For activity assay of celastrol and HMGB1 protein, recombinant human HMGB1 protein and celastrol combined HMGB1 activity were measured by stimulating TNF-α in RAW 264.7 cells for 24h. For confirming whether celastrol blocked the binding of receptors TLR4 and RAGE to B box, the semi in vivo precipitation of B box complex experiment was conduct as previously with minor revise [26]. 100 μg B box proteins were first reacted with or without equivalent amount (equimolar with B box, 10-2μmol) and five folds amount of celastrol (5 ×10-2μmol) in Ni-beads column for 1 h. Then 500 μg lysate of primary neurons was add into the Ni-beads column and reacted 2 h at 4a, and eluted to precipitate B box complex. The denatured complex sample was subjected to immunoblot analysis with antibodies against TLR4 and RAGE. The same B box with equivalent amount of celastrol elution did not incubate with cell lysate was used for TNF-α analysis in RAW 264.7 cells to research whether celastrol reduced the ability of B box inducd TNF-α secretion.

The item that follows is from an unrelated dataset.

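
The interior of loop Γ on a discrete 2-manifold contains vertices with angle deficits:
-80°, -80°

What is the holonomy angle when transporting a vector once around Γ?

Holonomy = total enclosed curvature = (-80°) + (-80°) = -160°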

Induction of MCAO and neurological defect assessment in rats
By inserting an filament to occlude the right middle cerebral artery (MCA) of male Sprague–Dawley rats (250–280g), we established cerebral I/R model in vivo as described previously [27]. Briefly, the rats fasted overnight were anesthetized with continuous supply of 3% isoflurane + 95% oxygen mixture. A 4-0 monofilament was inserting into the internal carotid artery through a tiny incision in the external carotid artery to block the cerebral blood flow of MCA. 90 min later, the filament was withdrawn to resume blood stream providing. The Sham group did the same steps without inserting the filament. Four groups included: (1) Sham group, saline i.p.; (2) Model (M) group, saline i.p.; (3) M + cel 1mg/kg, i.p.; (4) M + eda 6 mg/kg, i.v..
The neurological deficits of rats were assessed at 24, 48, 72 h after reperfusion respectively by an experimenter who was blinded to the group information. Zea-Longa five-point scores was used to assess neurologic deficits according to previous description [27]. The animals without symptoms of neurological impairment or dying after surgery were rejected. 72h after reperfusion, infarct volume was determined by 2, 3, 5-triphenyltetrazolium chloride (TTC) stating and calculated with Image J software as previously [27]. Nissl-stained cells in the rat cerebral cortex were observed at 200 × magnifications with a light microscope to assess Nissl body damage.
Statistical analysis
Data were presented as the mean ± SEM. Raw data were statistically analyzed with Graph Pad Prism 5.0. The density of Westren blot bands was quantified using Image J software. The data were analyzed using one-way ANOVA. Fisher’s least-significant difference post hoc test was used to test the differences between two groups. P value less than 0.05 was considered statistically significant.